I rebuilt, relaunched, and set a new goal. The robot soon after crashed into the same plank, again.

Then I realized I had misdiagnosed the situation. The problem was not the cost function. The planner was generating paths through areas it thought were empty. The issue was much deeper: the costmap itself did not know the planks even existed.

I dove into nav2_params.yaml and started adjusting values. The planks were low, so maybe min_obstacle_height was filtering them out. I lowered it from 0.1 to 0.05 meters, this should make the sensors register shorter obstacles. 

This alone did not fix the issue, so the next step was to increase the safety margins. I changed inflation_radius from its default to 0.5 meters in both the global and local costmaps. This would create a safety zone around low-lying planks so the robot would not attempt to go through them.

I rebuilt, relaunched, and sent a goal. The planner generated a path. A very long path.

The robot planned an absurd detour around obstacles that should have been easily navigable. The inflated boundaries of the planks overlapped, which forced the algorithm to route around the entire sections of the environment.

The solution was not a single parameter change but finding the balance between three parameters. I needed the costmap to:

  1. Actually detect the low planks
  2. Treat them as obstacles to avoid
  3. Not inflate them so much that valid paths disappeared

 The final configuration was:

  • min_obstacle_height (global_costmap / obstacle_layer): Lowered the sensor filter threshold from 0.1 to 0.05 so planks would register as obstacles.
  • inflation_radius (both costmaps): Reduced from 0.5 to 0.35 to correct over-corrected value and open up narrow passages.
  • cost_scaling_factor (both costmaps): Increased to 4.0 from 2.0. Higher scaling meant costs dropped off faster within the 0.35m inflation radius.

I rebuilt, relaunched, and sent a goal through a passage between planks.

The planner generated a reasonable path and started moving. It approached the first plank, adjusted its trajectory, and navigated around it cleanly. Then the second one, and finally passed through the narrow gap.

It reached its goal: the villain was defeated.

Lessons beyond Code

During this process, the most time-consuming part, however, was not the debugging of the planks. It was not the implementation of A* or the parameter tuning. It was the cycle that came after every single change:

  1. Close Gazebo
  2. Close RViz
  3. Terminate multiple ROS 2 launch processes
  4. Restart the entire navigation stack
  5. Send a new navigation goal
  6. Observe the result
  7. Repeat

Additionally, RViz and Nav2 components would flood the console with hundreds of INFO-level messages per second. Buried somewhere in this avalanche would be that one critical line I actually needed. Finding that line required me to either copy the entire terminal and paste it into a text editor and use Ctrl+F. Every single time!
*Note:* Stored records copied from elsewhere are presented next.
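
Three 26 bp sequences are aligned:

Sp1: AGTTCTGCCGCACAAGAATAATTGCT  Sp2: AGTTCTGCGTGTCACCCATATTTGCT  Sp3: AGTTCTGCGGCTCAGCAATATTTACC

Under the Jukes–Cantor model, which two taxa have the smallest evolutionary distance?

Sp2 and Sp3

Sp1–Sp2: 8/26 differ, p = 0.308, d = 0.396.
Sp1–Sp3: 7/26 differ, p = 0.269, d = 0.334.
Sp2–Sp3: 6/26 differ, p = 0.231, d = 0.276.
The smallest distance is between Sp2 and Sp3.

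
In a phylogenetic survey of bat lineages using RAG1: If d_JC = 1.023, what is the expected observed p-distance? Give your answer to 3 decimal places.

p = (3/4)(1 − e^(−4d/3)) = 0.75 × (1 − e^(-1.364)) = 0.75 × (1 − 0.255636) = 0.558273.

0.558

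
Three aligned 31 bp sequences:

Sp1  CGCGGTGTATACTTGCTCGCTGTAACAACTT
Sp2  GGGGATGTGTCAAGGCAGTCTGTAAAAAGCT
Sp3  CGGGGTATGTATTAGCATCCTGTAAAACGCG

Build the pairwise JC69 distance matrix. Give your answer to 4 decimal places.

Sp1–Sp2: 14/31 sites differ → p ≈ 0.451613, d = −0.75 ln(1 − 0.602151) = 0.691262 ≈ 0.6913.
Sp1–Sp3: 13/31 sites differ → p ≈ 0.419355, d = −0.75 ln(1 − 0.55914) = 0.614271 ≈ 0.6143.
Sp2–Sp3: 11/31 sites differ → p ≈ 0.354839, d = −0.75 ln(1 − 0.473119) = 0.480585 ≈ 0.4806.

d(Sp1,Sp2) = 0.6913, d(Sp1,Sp3) = 0.6143, d(Sp2,Sp3) = 0.4806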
This project taught me more than path planning or ROS 2 navigation. The unexpected lesson was about development tools and automation. If I were to do this again, I would spend some time building automation: a bash script to reset and relaunch everything with a single command, log filtering configured, a parameter testing framework.

The RXR course at UEF, supported by Henki Robotics’ materials and Professor Jormanainen’s structure, gave me exactly what I came for: hands-on robotics experience where I owned the problem completely. When you are three hours deep into a debugging spiral over planks, you do not want to wonder whether your ROS 2 config is broken too. The clean separation in Henki Robotics’ repository meant I could direct my focus exactly where it belonged: at my own experiments.

I am forever grateful for the experience Henki Robotics enabled, and doing it all open-source means any student, anywhere, can pick this up and build on it.

And the planks? They were, of course, defeated in the end.